Dynamical transition of glasses: from exact to approximate
Romain Mari, Jorge Kurchan

TL;DR
This paper introduces a family of glassy models with a tunable interaction range, bridging exact mean-field descriptions and finite-dimensional systems, revealing that mean-field behavior approximates three-dimensional glasses well even at short ranges.
Contribution
It develops a new family of models interpolating between finite-dimensional and mean-field glasses, providing a dynamic virial construction and insights into the validity of mean-field approximations.
Findings
Mean-field behavior closely follows for interaction ranges as small as one interparticle distance in 3D.
The models suggest mean-field theory becomes more accurate at higher dimensions.

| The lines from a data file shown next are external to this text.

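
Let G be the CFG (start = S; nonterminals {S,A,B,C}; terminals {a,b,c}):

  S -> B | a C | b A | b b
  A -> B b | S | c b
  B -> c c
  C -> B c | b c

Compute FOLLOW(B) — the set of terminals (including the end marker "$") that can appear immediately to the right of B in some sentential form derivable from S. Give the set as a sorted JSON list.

Compute FIRST by fixpoint:
pass 1:
  A via A→c b: +{c}
  B via B→c c: +{c}
  C via C→B c: +{c}
  C via C→b c: +{b}
  S via S→B: +{c}
  S via S→a C: +{a}
  S via S→b A: +{b}
  S: {a,b,c}  A: {c}  B: {c}  C: {b,c}
pass 2:
  A via A→S: +{a,b}
  S: {a,b,c}  A: {a,b,c}  B: {c}  C: {b,c}
pass 3: (no change)
  S: {a,b,c}  A: {a,b,c}  B: {c}  C: {b,c}

FOLLOW sets:
initialize: $ ∈ FOLLOW(S)
round 1:
  A→B b: FOLLOW(B) ⊇ FIRST(b) = {b}; new: +{b}
  C→B c: FOLLOW(B) ⊇ FIRST(c) = {c}; new: +{c}
  S→B: FOLLOW(B) ⊇ FOLLOW(S) ⊇ {$}; new: +{$}
  S→a C: FOLLOW(C) ⊇ FOLLOW(S) ⊇ {$}; new: +{$}
  S→b A: FOLLOW(A) ⊇ FOLLOW(S) ⊇ {$}; new: +{$}
  FOLLOW(S)={$}  FOLLOW(A)={$}  FOLLOW(B)={$,b,c}  FOLLOW(C)={$}
round 2: — fixpoint
  FOLLOW(S)={$}  FOLLOW(A)={$}  FOLLOW(B)={$,b,c}  FOLLOW(C)={$}

FOLLOW(B) = ["$", "b", "c"]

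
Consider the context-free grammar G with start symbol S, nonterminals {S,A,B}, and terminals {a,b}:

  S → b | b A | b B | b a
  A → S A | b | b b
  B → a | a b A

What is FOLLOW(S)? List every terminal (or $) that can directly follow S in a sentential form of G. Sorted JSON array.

Compute FIRST by fixpoint:
round 1:
  A via A→b: +{b}
  B via B→a: +{a}
  S via S→b: +{b}
  FIRST(S)={b}  FIRST(A)={b}  FIRST(B)={a}
round 2: — fixpoint
  FIRST(S)={b}  FIRST(A)={b}  FIRST(B)={a}

FOLLOW sets:
seed FOLLOW(S) with $
pass 1:
  A→S A: FOLLOW(S) ⊇ FIRST(A) = {b}; new: +{b}
  S→b A: FOLLOW(A) ⊇ FOLLOW(S) ⊇ {$,b}; new: +{$,b}
  S→b B: FOLLOW(B) ⊇ FOLLOW(S) ⊇ {$,b}; new: +{$,b}
  FOLLOW[S]={$,b}  FOLLOW[A]={$,b}  FOLLOW[B]={$,b}
pass 2: done
  FOLLOW[S]={$,b}  FOLLOW[A]={$,b}  FOLLOW[B]={$,b}

FOLLOW(S) = ["$", "b"]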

The approach offers a new perspective on the dynamical transition in glasses.
Abstract
We introduce a family of glassy models having a parameter, playing the role of an interaction range, that may be varied continuously to go from a system of particles in d dimensions to a mean-field version of it. The mean-field limit is exactly described by equations conceptually close, but different from, the Mode-Coupling equations. We obtain these by a dynamic virial construction. Quite surprisingly we observe that in three dimensions, the mean-field behavior is closely followed for ranges as small as one interparticle distance, and still qualitatively for smaller distances. For the original particle model, we expect the present mean-field theory to become, unlike the Mode-Coupling equations, an increasingly good approximation at higher dimensions.